Coach Kelly’s clinics are truly unique in content, and given the size of the Judo population in Southern California and the fact that many of our clubs are dying a slow but sure death, they should have been attended by hordes of information-crazy clubs leaders. But lo and behold, reality reared its ugly head: almost nobody showed up! Apparently, our club leaders don’t need continuing education and new ideas.
At the Goltz Judo Club session on Saturday, there were four clubs represented besides the host club. From those four clubs, there were two players on the mat and three or four sitting on the sideline. Had it not been for the presence of roughly twenty-eight students from the host club, we would have had a mere three participants on the mat.
Sunday’s session at Tenri Dojo was similarly poorly attended: a total of seven participants representing three clubs! Yes, some clubs were at a national event, but clearly not all their coaches were absent from the area. While you digest these numbers, keep in mind that there are over fifty clubs in Southern California. We should have had at least one representative from each club.

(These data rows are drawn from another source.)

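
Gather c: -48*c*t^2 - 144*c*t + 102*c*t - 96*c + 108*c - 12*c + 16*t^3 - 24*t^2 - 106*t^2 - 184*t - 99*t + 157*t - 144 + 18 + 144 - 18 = c*(-48*t^2 - 42*t) + 16*t^3 - 130*t^2 - 126*t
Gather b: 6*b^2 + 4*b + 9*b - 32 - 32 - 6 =6*b^2 + 13*b - 70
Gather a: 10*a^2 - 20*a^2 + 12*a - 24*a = -10*a^2 - 12*a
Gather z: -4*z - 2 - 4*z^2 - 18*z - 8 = -4*z^2 - 22*z - 10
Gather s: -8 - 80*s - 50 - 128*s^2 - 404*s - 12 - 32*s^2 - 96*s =-160*s^2 - 580*s - 70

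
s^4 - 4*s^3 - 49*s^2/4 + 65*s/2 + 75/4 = (s - 5)*(s - 5/2)*(s + 1/2)*(s + 3)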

So the question begs: does anyone care about the survival of Judo? Does anyone realize that we must change our approach to teaching Judo if we are to successfully contest in the twenty-first century? Does anyone realize that teaching Judo need not follow the “mat bashing-static uchi komi-randori” model that is prevalent in most clubs? Based on the turnout to Sid Kelly’s clinics, the answer is a resounding “NO!”

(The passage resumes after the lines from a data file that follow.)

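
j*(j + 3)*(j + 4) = j^3 + 7*j^2 + 12*j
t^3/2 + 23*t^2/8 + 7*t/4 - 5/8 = (t/2 + 1/2)*(t - 1/4)*(t + 5)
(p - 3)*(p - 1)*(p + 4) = p^3 - 13*p + 12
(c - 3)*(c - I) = c^2 - 3*c - I*c + 3*I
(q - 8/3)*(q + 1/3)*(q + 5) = q^3 + 8*q^2/3 - 113*q/9 - 40/9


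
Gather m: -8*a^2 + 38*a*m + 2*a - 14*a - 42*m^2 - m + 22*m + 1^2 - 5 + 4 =-8*a^2 - 12*a - 42*m^2 + m*(38*a + 21)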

I constantly hear from club leaders that membership is not what it used to be. Kids are doing x, y and z, but not Judo. In most instances, these club leaders have not revamped their instructional program in decades, and have not stayed current with the times. Yet they wonder why nobody wants to do Judo or stay in Judo. Albert Einstein said that insanity is doing the same thing and expecting a different result. That’s American Judo. We keep using the same old, tired model of instruction, and we keep losing far too many people after they have stumbled into our clubs.
So, kudos to Nanka for sponsoring and bringing Sid Kelly out to the West Coast. On the other hand, shame on its clubs for not supporting the clinics. USJA clubs should also be chastised for not giving a hoot. The turnout for Sid Kelly’s clinics was pathetic, shameful and insulting to the clinician. This is just another small nail in our coffin.
One final comment about attending clinics: be considerate of the clinician by arriving on time, putting your gi on, getting on the mat, participating to the best of your physical condition, and by not leaving until the clinic is over! That’s common courtesy that the clinician deserves.